Grand Jury Votes Not to Indict Buffalo Police Officers Accused of Shoving Protester

“As with all cases, since that date of arrest, an investigation continued and was pursued,” Mr. Flynn said at a news conference. “There was a felony charge and, therefore, it was a matter that was going to go to the grand jury. Let’s be clear here, OK? This really wasn’t a complex case.”

“The video that was taken speaks for itself,” Mr. Flynn added.

But the grand jury voted to “‘no-bill’ the case, which means that they dismissed the case,” he said. Because grand jury proceedings are held in secret, Mr.
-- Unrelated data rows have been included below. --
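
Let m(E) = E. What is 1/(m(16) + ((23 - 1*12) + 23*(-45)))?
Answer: -1/1008 ≈ -0.00099206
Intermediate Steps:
1/(m(16) + ((23 - 1*12) + 23*(-45))) = 1/(16 + ((23 - 1*12) + 23*(-45))) = 1/(16 + ((23 - 12) - 1035)) = 1/(16 + (11 - 1035)) = 1/(16 - 1024) = 1/(-1008) = -1/1008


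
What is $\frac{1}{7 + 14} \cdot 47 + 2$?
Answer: $\frac{89}{21} \approx 4.2381$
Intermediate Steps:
$\frac{1}{7 + 14} \cdot 47 + 2 = \frac{1}{21} \cdot 47 + 2 = \frac{47}{21} + 2 = \frac{89}{21}$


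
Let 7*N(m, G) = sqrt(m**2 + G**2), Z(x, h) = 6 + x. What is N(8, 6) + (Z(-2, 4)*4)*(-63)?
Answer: -7046/7 ≈ -1006.6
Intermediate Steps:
N(m, G) = sqrt(G**2 + m**2)/7 (N(m, G) = sqrt(m**2 + G**2)/7 = sqrt(G**2 + m**2)/7)
N(8, 6) + (Z(-2, 4)*4)*(-63) = sqrt(6**2 + 8**2)/7 + ((6 - 2)*4)*(-63) = sqrt(36 + 64)/7 + (4*4)*(-63) = sqrt(100)/7 + 16*(-63) = (1/7)*10 - 1008 = 10/7 - 1008 = -7046/7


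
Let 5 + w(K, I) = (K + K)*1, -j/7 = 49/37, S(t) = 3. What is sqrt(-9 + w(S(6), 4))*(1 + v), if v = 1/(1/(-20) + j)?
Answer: 12314*I*sqrt(2)/6897 ≈ 2.525*I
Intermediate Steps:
j = -343/37 ≈ -9.2703
w(K, I) = -5 + 2*K (w(K, I) = -5 + (K + K)*1 = -5 + (2*K)*1 = -5 + 2*K)
v = -740/6897 (v = 1/(1/(-20) - 343/37) = 1/(-1/20 - 343/37) = 1/(-6897/740) = -740/6897 ≈ -0.10729)
sqrt(-9 + w(S(6), 4))*(1 + v) = sqrt(-9 + (-5 + 2*3))*(1 - 740/6897) = sqrt(-9 + (-5 + 6))*(6157/6897) = sqrt(-9 + 1)*(6157/6897) = sqrt(-8)*(6157/6897) = (2*I*sqrt(2))*(6157/6897) = 12314*I*sqrt(2)/6897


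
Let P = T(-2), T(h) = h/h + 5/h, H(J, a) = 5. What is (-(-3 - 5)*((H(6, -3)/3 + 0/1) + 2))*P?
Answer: -44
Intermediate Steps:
T(h) = 1 + 5/h
P = -3/2 (P = (5 - 2)/(-2) = -½*3 = -3/2 ≈ -1.5000)
(-(-3 - 5)*((H(6, -3)/3 + 0/1) + 2))*P = -(-3 - 5)*((5/3 + 0/1) + 2)*(-3/2) = -(-8)*((5*(⅓) + 0*1) + 2)*(-3/2) = -(-8)*((5/3 + 0) + 2)*(-3/2) = -(-8)*(5/3 + 2)*(-3/2) = -(-8)*11/3*(-3/2) = -1*(-88/3)*(-3/2) = (88/3)*(-3/2) = -44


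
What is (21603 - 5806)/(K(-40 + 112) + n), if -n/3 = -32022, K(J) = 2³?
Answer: 15797/96074 ≈ 0.16443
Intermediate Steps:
K(J) = 8
n = 96066 (n = -3*(-32022) = 96066)
(21603 - 5806)/(K(-40 + 112) + n) = (21603 - 5806)/(8 + 96066) = 15797/96074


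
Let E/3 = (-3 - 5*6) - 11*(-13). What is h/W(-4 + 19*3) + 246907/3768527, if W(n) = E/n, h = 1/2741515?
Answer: 31910992898083/487055169781950 ≈ 0.065518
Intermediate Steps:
E = 330 (E = 3*((-3 - 5*6) - 11*(-13)) = 3*((-3 - 30) + 143) = 3*(-33 + 143) = 3*110 = 330)
h = 1/2741515 ≈ 3.6476e-7
W(n) = 330/n
h/W(-4 + 19*3) + 246907/3768527 = 1/(2741515*((330/(-4 + 19*3)))) + 246907/3768527 = 1/(2741515*((330/(-4 + 57)))) + 246907*(1/3768527) = 1/(2741515*((330/53))) + 246907/3768527 = 1/(2741515*((330*(1/53)))) + 246907/3768527 = 1/(2741515*(330/53)) + 246907/3768527 = (1/2741515)*(53/330) + 246907/3768527 = 53/904699950 + 246907/3768527 = 31910992898083/487055169781950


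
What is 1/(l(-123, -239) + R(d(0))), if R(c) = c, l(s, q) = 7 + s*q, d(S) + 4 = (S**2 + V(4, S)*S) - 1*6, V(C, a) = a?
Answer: 1/29394 ≈ 3.4021e-5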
Flynn said he could not reveal the witnesses who had spoken to the grand jury, the evidence that was presented or the questions that might have led to the decision.

“I want to tell you what occurred in the grand jury so this can be explained in more detail,” he said. “But, unfortunately, I can’t.”
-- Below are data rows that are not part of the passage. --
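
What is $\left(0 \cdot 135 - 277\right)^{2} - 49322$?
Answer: $27407$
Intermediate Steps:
$\left(0 \cdot 135 - 277\right)^{2} - 49322 = \left(0 - 277\right)^{2} - 49322 = \left(-277\right)^{2} - 49322 = 76729 - 49322 = 27407$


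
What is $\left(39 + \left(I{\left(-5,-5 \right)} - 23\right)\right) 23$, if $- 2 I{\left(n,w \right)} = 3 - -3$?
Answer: $299$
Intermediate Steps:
$I{\left(n,w \right)} = -3$ ($I{\left(n,w \right)} = - \frac{3 - -3}{2} = - \frac{3 + 3}{2} = \left(- \frac{1}{2}\right) 6 = -3$)
$\left(39 + \left(I{\left(-5,-5 \right)} - 23\right)\right) 23 = \left(39 - 26\right) 23 = 13 \cdot 23 = 299$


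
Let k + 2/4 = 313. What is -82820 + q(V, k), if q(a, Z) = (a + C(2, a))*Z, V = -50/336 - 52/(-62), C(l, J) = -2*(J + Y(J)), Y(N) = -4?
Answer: -838858745/10416 ≈ -80536.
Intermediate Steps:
k = 625/2 (k = -1/2 + 313 = 625/2 ≈ 312.50)
C(l, J) = 8 - 2*J (C(l, J) = -2*(J - 4) = -2*(-4 + J) = 8 - 2*J)
V = 3593/5208 (V = -50*1/336 - 52*(-1/62) = -25/168 + 26/31 = 3593/5208 ≈ 0.68990)
q(a, Z) = Z*(8 - a) (q(a, Z) = (a + (8 - 2*a))*Z = (8 - a)*Z = Z*(8 - a))
-82820 + q(V, k) = -82820 + 625*(8 - 1*3593/5208)/2 = -82820 + 625*(8 - 3593/5208)/2 = -82820 + (625/2)*(38071/5208) = -82820 + 23794375/10416 = -838858745/10416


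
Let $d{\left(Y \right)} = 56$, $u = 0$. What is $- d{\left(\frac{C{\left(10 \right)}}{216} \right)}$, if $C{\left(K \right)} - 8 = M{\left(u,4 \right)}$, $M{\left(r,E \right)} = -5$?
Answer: $-56$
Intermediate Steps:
$C{\left(K \right)} = 3$ ($C{\left(K \right)} = 8 - 5 = 3$)
$- d{\left(\frac{C{\left(10 \right)}}{216} \right)} = \left(-1\right) 56 = -56$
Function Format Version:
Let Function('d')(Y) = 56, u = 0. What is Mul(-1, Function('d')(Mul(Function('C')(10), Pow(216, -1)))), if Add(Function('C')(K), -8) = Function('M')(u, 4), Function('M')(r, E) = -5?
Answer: -56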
Anticipating criticism that he had “sandbagged” the case, Mr. Flynn said: “You really only have my word that I didn’t sandbag anything — that I put all relevant information and evidence into that grand jury. I presented it all to the grand jury, and they made a decision.”
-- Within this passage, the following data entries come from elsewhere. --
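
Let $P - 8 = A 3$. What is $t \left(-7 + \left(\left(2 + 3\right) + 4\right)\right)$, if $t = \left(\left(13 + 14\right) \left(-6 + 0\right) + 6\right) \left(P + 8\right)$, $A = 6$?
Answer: $-10608$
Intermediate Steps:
$P = 26$ ($P = 8 + 6 \cdot 3 = 8 + 18 = 26$)
$t = -5304$ ($t = \left(\left(13 + 14\right) \left(-6 + 0\right) + 6\right) \left(26 + 8\right) = \left(27 \left(-6\right) + 6\right) 34 = \left(-162 + 6\right) 34 = \left(-156\right) 34 = -5304$)
$t \left(-7 + \left(\left(2 + 3\right) + 4\right)\right) = - 5304 \left(-7 + \left(\left(2 + 3\right) + 4\right)\right) = - 5304 \left(-7 + \left(5 + 4\right)\right) = - 5304 \left(-7 + 9\right) = \left(-5304\right) 2 = -10608$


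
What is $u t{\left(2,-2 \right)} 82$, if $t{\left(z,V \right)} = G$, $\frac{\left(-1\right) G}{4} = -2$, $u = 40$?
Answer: $26240$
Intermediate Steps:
$G = 8$ ($G = \left(-4\right) \left(-2\right) = 8$)
$t{\left(z,V \right)} = 8$
$u t{\left(2,-2 \right)} 82 = 40 \cdot 8 \cdot 82 = 320 \cdot 82 = 26240$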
Kelly Zarcone, a lawyer for Mr. Gugino, did not immediately respond to emails and phone calls on Thursday. The Buffalo Police Department said the officers remained suspended pending the outcome of an internal affairs investigation.

John Evans, the president of the Buffalo Police Benevolent Association, said he welcomed the outcome.

“We are ecstatic that the grand jury, when shown the facts, determined no charges should be levied,” he said in an email. “We thank them for their time and service!”